The district was called the “Fighting 9th” because it was so fiercely contested. It’s Republican heritage went back to he Civil War. But at the national level, that was ebbing. Reagan carried it in 1980 and Carter, even while losing Virginia, took it by 6% in ’76. But having survived Watergate, Wampler seemed poised to hold the 9th as long as he wanted it. Unfortunately, he got caught up in yet another Republican mid-term, which very nearly mirrored his losing margin from 1954.
Wampler died last year at 86 and Jim Mullins, a former employee called him, “the last of the old-time political figures. He always wanted to talk to constituents. Several times, we’d go to (a meeting) and there would be 150 or 200 people there. He wanted to talk to each and every one of them and try to help them with their problems.” Bill could draw a crowd faster than anyone I’ve ever seen.”
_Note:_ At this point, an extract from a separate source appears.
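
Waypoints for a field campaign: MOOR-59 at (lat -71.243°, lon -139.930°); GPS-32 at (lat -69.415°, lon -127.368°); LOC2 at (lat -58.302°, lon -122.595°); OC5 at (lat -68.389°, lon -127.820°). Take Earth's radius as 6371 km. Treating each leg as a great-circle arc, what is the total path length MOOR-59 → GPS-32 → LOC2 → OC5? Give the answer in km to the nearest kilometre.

2918 km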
Wampler’s respect was such that he managed to survive the Watergate year of 1974, and he was the first congratulatory call (of precious few) that Gerald Ford made that evening. His hold on the district seemed secure for as long as he wanted. But by 1982, he came up on one midterm landslide too m any and lost to Democrat Rick Boucher by 1,138 votes.
Wampler’s son has been a Virginia State Senator since 1987.